My societal resource is entitled “Needed: A New System of Intellectual Property Rights.” The article opens with the following strong statements: “Fundamental shifts in technology and in the economic landscape are rapidly making the current system of intellectual property rights unworkable and ineffective. Designed more than 100 years ago to meets the simpler needs of an industrial era, it is an undifferentiated, one-size-fits-all system” (Thurow 95). While standardized structures can be effective solutions to many business challenges, they are not compatible with the increasing complexities of intellectual property.

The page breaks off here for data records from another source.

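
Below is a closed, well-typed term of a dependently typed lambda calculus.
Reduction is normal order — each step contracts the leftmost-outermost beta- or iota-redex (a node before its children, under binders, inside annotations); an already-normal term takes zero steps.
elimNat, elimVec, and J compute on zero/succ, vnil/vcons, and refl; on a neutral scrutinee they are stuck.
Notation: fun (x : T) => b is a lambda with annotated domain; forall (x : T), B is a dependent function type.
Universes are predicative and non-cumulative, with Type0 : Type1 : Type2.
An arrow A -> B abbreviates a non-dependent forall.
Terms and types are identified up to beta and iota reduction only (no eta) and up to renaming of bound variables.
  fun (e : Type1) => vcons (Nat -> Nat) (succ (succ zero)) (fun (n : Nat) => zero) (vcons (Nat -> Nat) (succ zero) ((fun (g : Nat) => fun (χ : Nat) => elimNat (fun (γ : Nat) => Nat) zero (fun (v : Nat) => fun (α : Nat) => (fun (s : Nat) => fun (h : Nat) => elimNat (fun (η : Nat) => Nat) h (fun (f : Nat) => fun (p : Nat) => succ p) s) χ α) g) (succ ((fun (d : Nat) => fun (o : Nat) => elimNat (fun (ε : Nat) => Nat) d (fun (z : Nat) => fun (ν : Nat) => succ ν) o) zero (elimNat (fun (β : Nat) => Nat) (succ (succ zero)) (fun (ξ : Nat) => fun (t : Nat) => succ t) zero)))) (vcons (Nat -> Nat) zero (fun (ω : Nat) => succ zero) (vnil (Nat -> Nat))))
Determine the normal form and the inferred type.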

Author Lester Thurow argues that the financial success and long-term sustainability of a business depend largely on skills and knowledge. This assertion aligns with the conclusion of my business article that appropriate utilization of implicit intelligence provides a firm with the greatest competitive advantage. Thurow believes that the old system of intellectual property protection is inadequate in the contemporary economy as a result of strictly controlled information flow, new technology development, and globalizing business.
Like my business resource, this article was also published in the late 1990s by the Harvard Business Review, making me inclined to trust its reliability as a source of social perspective.
Brown, William M. “Intellectual Property Law.” Molecular Biotechnology 23.3 (2003): 213-24. Springer. Web. 11 Dec. 2014.
Thurow, Lester C. “Needed: A New System of Intellectual Property Rights.” Harvard Business Review September/October (1997): 94-103. Print.